Neste sentido, segue ementa da Apelação Cível nº 70074948746, prolatada pela desembargadora relatora da quinta câmara cível do TJRS:

APELAÇÃO CÍVEL E RECURSO ADESIVO. RESPONSABILIDADE

CIVIL POR OFENSAS MORAIS. PRELIMINAR

CONTRARRECURSAL DE NÃO CONHECIMENTO DO RECURSO

AFASTADA. INOVAÇÃO RECURSAL. RECURSO NÃO

CONHECIDO NO PONTO. OFENSAS COMPROVADAS. DANO

MORAL CONFIGURADO. QUANTUM INDENIZATÓRIO

MAJORADO. [...]. 4. Em relação ao quantum do dano moral, este deve possuir dupla função, qual seja, reparatória e pedagógica, devendo objetivar a satisfação do prejuízo efetivamente sofrido pela vítima, bem como servir de exemplo para inibição de futuras condutas nocivas.
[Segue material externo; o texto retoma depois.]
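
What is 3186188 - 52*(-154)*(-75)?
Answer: 2585588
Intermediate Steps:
3186188 - 52*(-154)*(-75) = 3186188 - (-8008)*(-75) = 3186188 - 1*600600 = 3186188 - 600600 = 2585588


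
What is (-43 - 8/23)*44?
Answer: -43868/23 ≈ -1907.3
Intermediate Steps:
(-43 - 8/23)*44 = -997/23*44 = -43868/23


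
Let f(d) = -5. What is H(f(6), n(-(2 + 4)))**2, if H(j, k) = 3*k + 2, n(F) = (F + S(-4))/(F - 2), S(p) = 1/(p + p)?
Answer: 75625/4096 ≈ 18.463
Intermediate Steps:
S(p) = 1/(2*p)
n(F) = (-1/8 + F)/(-2 + F) (n(F) = (F + (1/2)/(-4))/(F - 2) = (F + (1/2)*(-1/4))/(-2 + F) = (F - 1/8)/(-2 + F) = (-1/8 + F)/(-2 + F))
H(j, k) = 2 + 3*k
H(f(6), n(-(2 + 4)))**2 = (2 + 3*((-1/8 - (2 + 4))/(-2 - (2 + 4))))**2 = (2 + 3*((-1/8 - 1*6)/(-2 - 1*6)))**2 = (2 + 3*((-1/8 - 6)/(-2 - 6)))**2 = (2 + 3*(-49/8/(-8)))**2 = (2 + 3*(-1/8*(-49/8)))**2 = (2 + 3*(49/64))**2 = (2 + 147/64)**2 = (275/64)**2 = 75625/4096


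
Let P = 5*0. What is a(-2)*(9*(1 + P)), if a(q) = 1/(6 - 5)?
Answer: 9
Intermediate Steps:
P = 0
a(q) = 1 (a(q) = 1/1 = 1)
a(-2)*(9*(1 + P)) = 1*(9*(1 + 0)) = 1*(9*1) = 1*9 = 9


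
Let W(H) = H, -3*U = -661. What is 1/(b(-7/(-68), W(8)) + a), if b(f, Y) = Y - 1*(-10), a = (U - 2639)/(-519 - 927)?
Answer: 2169/42670 ≈ 0.050832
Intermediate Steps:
U = 661/3 (U = -1/3*(-661) = 661/3 ≈ 220.33)
a = 3628/2169 (a = (661/3 - 2639)/(-519 - 927) = -7256/3/(-1446) = -7256/3*(-1/1446) = 3628/2169 ≈ 1.6727)
b(f, Y) = 10 + Y (b(f, Y) = Y + 10 = 10 + Y)
1/(b(-7/(-68), W(8)) + a) = 1/((10 + 8) + 3628/2169) = 1/(18 + 3628/2169) = 1/(42670/2169) = 2169/42670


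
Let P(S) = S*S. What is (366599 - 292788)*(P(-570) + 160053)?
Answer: 35794865883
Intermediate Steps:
P(S) = S²
(366599 - 292788)*(P(-570) + 160053) = (366599 - 292788)*((-570)² + 160053) = 73811*(324900 + 160053) = 73811*484953 = 35794865883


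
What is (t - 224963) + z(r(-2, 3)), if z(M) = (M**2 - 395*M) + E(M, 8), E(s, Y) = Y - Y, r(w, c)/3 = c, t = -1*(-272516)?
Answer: 44079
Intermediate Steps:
t = 272516
r(w, c) = 3*c
E(s, Y) = 0
z(M) = M**2 - 395*M (z(M) = (M**2 - 395*M) + 0 = M**2 - 395*M)
(t - 224963) + z(r(-2, 3)) = (272516 - 224963) + (3*3)*(-395 + 3*3) = 47553 + 9*(-395 + 9) = 47553 + 9*(-386) = 47553 - 3474 = 44079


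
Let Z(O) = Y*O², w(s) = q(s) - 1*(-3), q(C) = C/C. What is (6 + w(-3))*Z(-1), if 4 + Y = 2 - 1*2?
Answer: -40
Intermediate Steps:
q(C) = 1
Y = -4 (Y = -4 + (2 - 1*2) = -4 + (2 - 2) = -4 + 0 = -4)
w(s) = 4 (w(s) = 1 - 1*(-3) = 1 + 3 = 4)
Z(O) = -4*O²
(6 + w(-3))*Z(-1) = (6 + 4)*(-4*(-1)²) = 10*(-4*1) = 10*(-4) = -40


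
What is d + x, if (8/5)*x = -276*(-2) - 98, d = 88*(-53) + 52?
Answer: -17313/4 ≈ -4328.3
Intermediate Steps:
d = -4612 (d = -4664 + 52 = -4612)
x = 1135/4 (x = 5*(-276*(-2) - 98)/8 = 5*(-46*(-12) - 98)/8 = 5*(552 - 98)/8 = (5/8)*454 = 1135/4 ≈ 283.75)
d + x = -4612 + 1135/4 = -17313/4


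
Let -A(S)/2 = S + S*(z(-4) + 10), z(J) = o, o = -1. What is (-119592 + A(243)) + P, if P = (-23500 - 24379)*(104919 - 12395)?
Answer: -4430081048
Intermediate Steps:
z(J) = -1
P = -4429956596 (P = -47879*92524 = -4429956596)
A(S) = -20*S (A(S) = -2*(S + S*(-1 + 10)) = -2*(S + S*9) = -2*(S + 9*S) = -20*S)
(-119592 + A(243)) + P = (-119592 - 20*243) - 4429956596 = (-119592 - 4860) - 4429956596 = -124452 - 4429956596 = -4430081048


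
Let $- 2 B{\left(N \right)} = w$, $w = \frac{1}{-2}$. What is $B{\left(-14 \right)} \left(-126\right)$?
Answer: $- \frac{63}{2} \approx -31.5$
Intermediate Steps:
$w = - \frac{1}{2} \approx -0.5$
$B{\left(N \right)} = \frac{1}{4}$ ($B{\left(N \right)} = \left(- \frac{1}{2}\right) \left(- \frac{1}{2}\right) = \frac{1}{4}$)
$B{\left(-14 \right)} \left(-126\right) = \frac{1}{4} \left(-126\right) = - \frac{63}{2}$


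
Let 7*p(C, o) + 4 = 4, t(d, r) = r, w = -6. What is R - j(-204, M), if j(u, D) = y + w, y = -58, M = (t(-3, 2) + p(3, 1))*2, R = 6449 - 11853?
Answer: -5340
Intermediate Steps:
R = -5404
p(C, o) = 0 (p(C, o) = -4/7 + (⅐)*4 = -4/7 + 4/7 = 0)
M = 4 (M = (2 + 0)*2 = 2*2 = 4)
j(u, D) = -64 (j(u, D) = -58 - 6 = -64)
R - j(-204, M) = -5404 - 1*(-64) = -5404 + 64 = -5340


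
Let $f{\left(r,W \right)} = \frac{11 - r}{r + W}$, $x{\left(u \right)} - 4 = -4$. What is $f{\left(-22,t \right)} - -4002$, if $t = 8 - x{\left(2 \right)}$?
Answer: $\frac{55995}{14} \approx 3999.6$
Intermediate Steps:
$x{\left(u \right)} = 0$ ($x{\left(u \right)} = 4 - 4 = 0$)
$t = 8$ ($t = 8 - 0 = 8 + 0 = 8$)
$f{\left(r,W \right)} = \frac{11 - r}{W + r}$
$f{\left(-22,t \right)} - -4002 = \frac{11 - -22}{8 - 22} - -4002 = \frac{11 + 22}{-14} + 4002 = \left(- \frac{1}{14}\right) 33 + 4002 = - \frac{33}{14} + 4002 = \frac{55995}{14}$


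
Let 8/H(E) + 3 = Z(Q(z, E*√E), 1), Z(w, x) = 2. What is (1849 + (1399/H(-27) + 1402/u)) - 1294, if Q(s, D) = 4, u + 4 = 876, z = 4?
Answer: 332871/872 ≈ 381.73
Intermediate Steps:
u = 872 (u = -4 + 876 = 872)
H(E) = -8 (H(E) = 8/(-3 + 2) = 8/(-1) = 8*(-1) = -8)
(1849 + (1399/H(-27) + 1402/u)) - 1294 = (1849 + (1399/(-8) + 1402/872)) - 1294 = (1849 + (1399*(-⅛) + 1402*(1/872))) - 1294 = (1849 + (-1399/8 + 701/436)) - 1294 = (1849 - 151089/872) - 1294 = 1461239/872 - 1294 = 332871/872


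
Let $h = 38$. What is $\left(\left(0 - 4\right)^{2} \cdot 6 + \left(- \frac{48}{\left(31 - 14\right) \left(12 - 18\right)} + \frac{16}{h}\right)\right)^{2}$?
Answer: $\frac{979439616}{104329} \approx 9388.0$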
Nesse sentido, a reparação deve ser fixada com base nos postulados da proporcionalidade e da razoabilidade, bem como nos elementos que devem ser considerados na quantificação, tais como a gravidade do fato, a intensidade e duração das consequências, a condição econômica das partes e o duplo caráter (compensatório e punitivo) da medida. [...]. (RIO GRANDE DO SUL, 2018)

Diante do acima exposto, verifica-se que o fator que acaba por acarretar na majoração do quantum, em verdade, é o elemento da extensão do dano, o seja, o tamanho do conteúdo divulgado. Ao levar em conta o fato de o dano ser de igual natureza entre o elaborador e o mero divulgador, o julgador não dá, em regra, tratamento diferenciado, o que não obsta a análise de eventuais peculiaridades.

A questão do aumento do dano, pela extensão gradativa do risco de permanência do conteúdo ofensivo na rede, mesmo após a determinação judicial para que este seja retirado, se equipara ao básico fundamento do dano moral

adotado pela doutrina e recepcionada pela jurisprudência, no sentido de que este não pode ser estimado, ao passo que a pessoa não detém a certeza de que o conteúdo será efetivamente apagado de sua biografia.

Assim, ambos os fundamentos geram a mesma incerteza, de modo que o julgador passa a fixar o quantum conforme a “gravidade do fato, a intensidade e a duração das consequências” – ocasião na qual se presume que ali estão computados os riscos em comento – e os elementos econômicos limitadores que levam em conta as condições do condenado.